The Take a Deep Breath Department
A lot is being been made over a little. Although I do not want to change the nature of this blog (whatever that is) to do legal analysis, I was astounded to read that certain people are very excited because the United States Supreme Court has a case on their docket. It’s time for some to take a deep breath.
A petition for certiorari was filed in Brunson v. Adams (Case #22-380) that asks the court to review whether lower courts properly dismissed an action that alleged that Congress violated its duty to investigate the 2020 elections. The case had been decided on jurisdictional grounds, which did not address the merits of the issue. The 10th Circuit Court of Appeal ruled that the plaintiffs had no standing to raise the issue. After the plaintiffs (who represented themselves) filed for review, the solicitor general waived the right to file a response. The court then calendared the case for January 6, 2023.
It is an interesting date, to be sure, and various people have heralded the case as one that could void the election and restore Trump to power. Some asked if this is the case that will clear he swamp. Pundits like Juan Savin and Simon Parkes were among those taking special note.
Kerry Cassidy found it important that the case was “added to the court’s emergency docket” and wondered why the court it “suddenly admits the Brunson case for consideration.” Creative Destruction Media stated, “This case is before SCOTUS because they CHOSE to review this case. . . . the question remains why did they agree to review this case?”
The lawyer in me let out a deep sigh. I don’t want to address whether a petitioner from Utah acting alone, or with his brothers, could hope to change the course of history. Important cases have been decided after the Supreme Court received a pro se petition — perhaps the most famous is Gideon v. Wainwright that established the right to counsel in criminal cases, which was heard after a prisoner addressed a simple letter to the court. But let’s put things into perspective. The court simply placed Brunson on its regular calendar. There is nothing that indicates that it was done on an emergency basis.
The case is not before the court because they chose they review it. It is calendared for conference because the court received a petition. It ended up being properly filed, which means a clerk believed that it was timely and appeared to meet the rules for filing. It then became the court’s job to rule on the petition. There was no discretionary act. Nothing more or nothing less can be inferred because a case is before the court. Creative Destruction Media and others fail to grasp that important distinction.
The court will calendar around 130 of cases for a particular day. Unless it believes that there is something noteworthy, the case is not necessarily discussed at conference. It routinely publishes a list of cases where petitions for certiorari are summarily denied. Occasionally there will be a dissent from that denial, but for most it is as far as it goes. Rarely is review granted.
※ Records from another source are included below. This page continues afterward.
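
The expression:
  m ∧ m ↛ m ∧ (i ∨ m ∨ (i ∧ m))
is never true.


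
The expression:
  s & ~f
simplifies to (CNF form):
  s & ~f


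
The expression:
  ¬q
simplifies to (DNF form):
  ¬q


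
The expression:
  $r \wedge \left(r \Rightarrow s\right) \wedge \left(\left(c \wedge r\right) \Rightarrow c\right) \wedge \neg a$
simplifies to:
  $r \wedge s \wedge \neg a$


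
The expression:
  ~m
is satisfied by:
  {m: False}


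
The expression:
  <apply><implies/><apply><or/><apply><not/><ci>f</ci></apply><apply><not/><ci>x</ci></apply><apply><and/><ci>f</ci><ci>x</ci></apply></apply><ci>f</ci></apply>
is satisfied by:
  {f: True}


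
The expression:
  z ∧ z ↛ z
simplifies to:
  False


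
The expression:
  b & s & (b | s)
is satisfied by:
  {b: True, s: True}


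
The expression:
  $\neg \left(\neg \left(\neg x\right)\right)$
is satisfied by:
  {x: False}


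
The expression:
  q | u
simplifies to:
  q | u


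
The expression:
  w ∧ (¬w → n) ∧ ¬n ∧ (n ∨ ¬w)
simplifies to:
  False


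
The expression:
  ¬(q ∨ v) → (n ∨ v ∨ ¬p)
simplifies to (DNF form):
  n ∨ q ∨ v ∨ ¬p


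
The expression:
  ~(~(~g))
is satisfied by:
  {g: False}


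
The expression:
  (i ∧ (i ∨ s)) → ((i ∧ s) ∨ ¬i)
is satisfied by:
  {s: True, i: False}
  {i: False, s: False}
  {i: True, s: True}


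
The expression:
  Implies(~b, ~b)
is always true.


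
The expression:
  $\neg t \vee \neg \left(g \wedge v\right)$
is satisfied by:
  {g: False, v: False, t: False}
  {t: True, g: False, v: False}
  {v: True, g: False, t: False}
  {t: True, v: True, g: False}
  {g: True, t: False, v: False}
  {t: True, g: True, v: False}
  {v: True, g: True, t: False}


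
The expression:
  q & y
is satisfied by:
  {y: True, q: True}


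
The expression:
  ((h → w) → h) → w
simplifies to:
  w ∨ ¬h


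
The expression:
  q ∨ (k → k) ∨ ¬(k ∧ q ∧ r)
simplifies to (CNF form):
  True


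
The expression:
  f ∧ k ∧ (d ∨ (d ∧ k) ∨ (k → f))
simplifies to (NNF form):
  f ∧ k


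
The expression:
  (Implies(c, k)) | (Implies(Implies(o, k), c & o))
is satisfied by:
  {k: True, o: True, c: False}
  {k: True, c: False, o: False}
  {o: True, c: False, k: False}
  {o: False, c: False, k: False}
  {k: True, o: True, c: True}
  {k: True, c: True, o: False}
  {o: True, c: True, k: False}


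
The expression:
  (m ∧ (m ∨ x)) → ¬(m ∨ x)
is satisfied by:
  {m: False}


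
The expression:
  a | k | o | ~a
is always true.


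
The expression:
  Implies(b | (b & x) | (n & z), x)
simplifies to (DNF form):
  x | (~b & ~n) | (~b & ~z)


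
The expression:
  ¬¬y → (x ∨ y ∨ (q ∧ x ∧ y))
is always true.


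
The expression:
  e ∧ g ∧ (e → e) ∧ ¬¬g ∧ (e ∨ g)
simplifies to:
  e ∧ g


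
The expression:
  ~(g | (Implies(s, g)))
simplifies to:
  s & ~g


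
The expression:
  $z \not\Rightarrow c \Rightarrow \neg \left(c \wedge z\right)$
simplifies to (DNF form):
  $\text{True}$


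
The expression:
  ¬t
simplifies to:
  ¬t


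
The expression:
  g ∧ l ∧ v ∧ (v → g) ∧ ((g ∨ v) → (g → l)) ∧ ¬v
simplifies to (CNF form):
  False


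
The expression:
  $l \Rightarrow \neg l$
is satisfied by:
  {l: False}


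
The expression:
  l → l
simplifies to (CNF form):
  True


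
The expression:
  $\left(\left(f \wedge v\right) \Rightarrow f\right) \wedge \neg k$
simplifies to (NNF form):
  $\neg k$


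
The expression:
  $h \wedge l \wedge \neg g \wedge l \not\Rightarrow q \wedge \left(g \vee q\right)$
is never true.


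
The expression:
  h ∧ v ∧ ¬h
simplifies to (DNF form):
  False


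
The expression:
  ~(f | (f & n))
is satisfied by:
  {f: False}


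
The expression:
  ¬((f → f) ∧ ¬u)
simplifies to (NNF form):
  u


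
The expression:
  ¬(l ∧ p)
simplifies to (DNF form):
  ¬l ∨ ¬p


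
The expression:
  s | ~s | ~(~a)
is always true.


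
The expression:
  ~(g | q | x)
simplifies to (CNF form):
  ~g & ~q & ~x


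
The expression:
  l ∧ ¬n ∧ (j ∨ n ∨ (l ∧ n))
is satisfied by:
  {j: True, l: True, n: False}


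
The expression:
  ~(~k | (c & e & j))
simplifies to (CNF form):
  k & (~c | ~e | ~j)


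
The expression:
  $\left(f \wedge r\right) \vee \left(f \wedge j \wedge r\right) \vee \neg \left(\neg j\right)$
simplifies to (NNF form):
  $j \vee \left(f \wedge r\right)$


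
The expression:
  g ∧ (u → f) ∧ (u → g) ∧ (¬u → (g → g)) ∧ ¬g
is never true.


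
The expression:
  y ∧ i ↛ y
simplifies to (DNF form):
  False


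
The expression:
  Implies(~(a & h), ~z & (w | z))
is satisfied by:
  {h: True, w: True, a: True, z: False}
  {h: True, w: True, z: False, a: False}
  {h: True, a: True, z: False, w: False}
  {w: True, a: True, z: False, h: False}
  {w: True, z: False, a: False, h: False}
  {w: True, h: True, z: True, a: True}
  {h: True, z: True, a: True, w: False}


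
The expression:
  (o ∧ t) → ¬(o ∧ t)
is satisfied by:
  {o: False, t: False}
  {t: True, o: False}
  {o: True, t: False}


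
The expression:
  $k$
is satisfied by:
  {k: True}


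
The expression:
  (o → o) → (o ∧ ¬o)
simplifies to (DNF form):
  False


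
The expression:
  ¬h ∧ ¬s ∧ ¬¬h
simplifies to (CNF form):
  False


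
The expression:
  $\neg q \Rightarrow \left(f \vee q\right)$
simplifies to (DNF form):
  $f \vee q$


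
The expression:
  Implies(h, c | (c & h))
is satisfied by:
  {c: True, h: False}
  {h: False, c: False}
  {h: True, c: True}


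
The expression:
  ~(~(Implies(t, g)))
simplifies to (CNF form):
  g | ~t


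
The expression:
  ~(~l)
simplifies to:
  l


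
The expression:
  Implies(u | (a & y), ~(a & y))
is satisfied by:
  {y: False, a: False}
  {a: True, y: False}
  {y: True, a: False}


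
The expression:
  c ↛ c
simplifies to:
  False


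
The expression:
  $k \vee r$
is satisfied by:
  {r: True, k: True}
  {r: True, k: False}
  {k: True, r: False}


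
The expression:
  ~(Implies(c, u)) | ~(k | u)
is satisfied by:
  {c: True, u: False, k: False}
  {u: False, k: False, c: False}
  {c: True, k: True, u: False}


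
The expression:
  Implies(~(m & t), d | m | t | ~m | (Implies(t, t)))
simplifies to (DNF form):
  True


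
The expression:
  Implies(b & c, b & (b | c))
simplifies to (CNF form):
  True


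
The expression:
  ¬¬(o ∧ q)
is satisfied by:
  {o: True, q: True}


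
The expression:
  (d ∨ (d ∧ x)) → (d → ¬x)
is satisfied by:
  {d: False, x: False}
  {x: True, d: False}
  {d: True, x: False}


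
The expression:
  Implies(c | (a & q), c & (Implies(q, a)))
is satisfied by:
  {c: False, q: False, a: False}
  {a: True, c: False, q: False}
  {c: True, a: False, q: False}
  {a: True, c: True, q: False}
  {q: True, a: False, c: False}
  {a: True, q: True, c: True}


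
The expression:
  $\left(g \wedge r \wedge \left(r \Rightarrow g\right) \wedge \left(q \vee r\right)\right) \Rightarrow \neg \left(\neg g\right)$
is always true.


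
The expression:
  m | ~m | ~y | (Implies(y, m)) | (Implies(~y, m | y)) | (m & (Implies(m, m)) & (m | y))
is always true.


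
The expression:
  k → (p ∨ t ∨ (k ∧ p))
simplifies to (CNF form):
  p ∨ t ∨ ¬k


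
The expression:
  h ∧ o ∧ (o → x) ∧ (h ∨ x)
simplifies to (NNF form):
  h ∧ o ∧ x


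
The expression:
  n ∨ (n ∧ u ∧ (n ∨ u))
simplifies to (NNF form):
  n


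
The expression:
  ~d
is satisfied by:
  {d: False}


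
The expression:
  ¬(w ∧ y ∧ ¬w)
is always true.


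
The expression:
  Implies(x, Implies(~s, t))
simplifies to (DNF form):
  s | t | ~x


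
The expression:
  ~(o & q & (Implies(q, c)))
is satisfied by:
  {o: False, c: False, q: False}
  {q: True, o: False, c: False}
  {c: True, o: False, q: False}
  {q: True, c: True, o: False}
  {o: True, q: False, c: False}
  {q: True, o: True, c: False}
  {c: True, o: True, q: False}


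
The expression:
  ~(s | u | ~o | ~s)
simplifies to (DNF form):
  False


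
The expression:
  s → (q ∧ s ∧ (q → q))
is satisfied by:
  {q: True, s: False}
  {s: False, q: False}
  {s: True, q: True}


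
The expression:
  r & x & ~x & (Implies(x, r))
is never true.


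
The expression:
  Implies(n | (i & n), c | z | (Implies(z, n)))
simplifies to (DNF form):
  True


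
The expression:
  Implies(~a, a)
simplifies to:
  a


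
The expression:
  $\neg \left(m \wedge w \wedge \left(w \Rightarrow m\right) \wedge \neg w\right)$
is always true.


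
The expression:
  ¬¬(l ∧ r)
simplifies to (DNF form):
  l ∧ r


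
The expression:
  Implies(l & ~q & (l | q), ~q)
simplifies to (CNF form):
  True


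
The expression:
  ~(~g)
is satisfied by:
  {g: True}


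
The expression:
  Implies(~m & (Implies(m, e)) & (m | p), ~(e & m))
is always true.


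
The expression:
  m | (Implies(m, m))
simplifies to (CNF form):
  True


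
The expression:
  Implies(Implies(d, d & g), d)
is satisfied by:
  {d: True}


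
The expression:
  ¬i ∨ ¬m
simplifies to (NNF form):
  ¬i ∨ ¬m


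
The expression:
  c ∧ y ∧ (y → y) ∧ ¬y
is never true.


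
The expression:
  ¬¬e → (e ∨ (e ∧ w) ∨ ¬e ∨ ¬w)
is always true.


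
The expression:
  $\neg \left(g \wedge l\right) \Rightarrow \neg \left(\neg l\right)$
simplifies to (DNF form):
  $l$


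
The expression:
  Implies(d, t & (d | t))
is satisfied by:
  {t: True, d: False}
  {d: False, t: False}
  {d: True, t: True}


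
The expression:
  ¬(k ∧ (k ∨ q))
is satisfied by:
  {k: False}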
Perhaps people are giddy with anticipation. The present court has demonstrated that it has no regard for precedent or anything other than their own politics. Some point out that only four votes are needed for the court to set the case for a full hearing. Still, it is a big jump to think that there is anything out of the ordinary with this one.
The petition was filed without significant legal analysis or amicus briefs in support of it. The 10th Circuit’s decision was based on matters that are not controversial. It would be more interesting if the Solicitor General had taken it seriously enough to file an opposition. The waiver filed by them does not indicate a concession, rather that they had more important things to do.
If anything I think the interest in this case is more about the nature of belief than anything else. It shows the straws that people are willing to grasp. No matter how many times the QAnon pundits are wrong, there is always something coming, another dose of hopium.
If I may add a word of warning. Do not rely on Kerry or Juan for legal and political analysis. Kerry does not have a good track record regarding legal matters. Juan and Simon Parkes are rarely, if ever, right about anything. Moreover, always distrust sources that use excessive capitalization.
I have been wrong about legal matters before — or more accurately, the court has been wrong in denying some of the petitions I have brought. In this case, however, I would say that the federal courts made sound decisions in rejecting the original case. Even with the sea change in the judiciary in mind, I label Brunson and its hype as “woo.”
Perhaps there will be a January surprise . . . but I doubt it.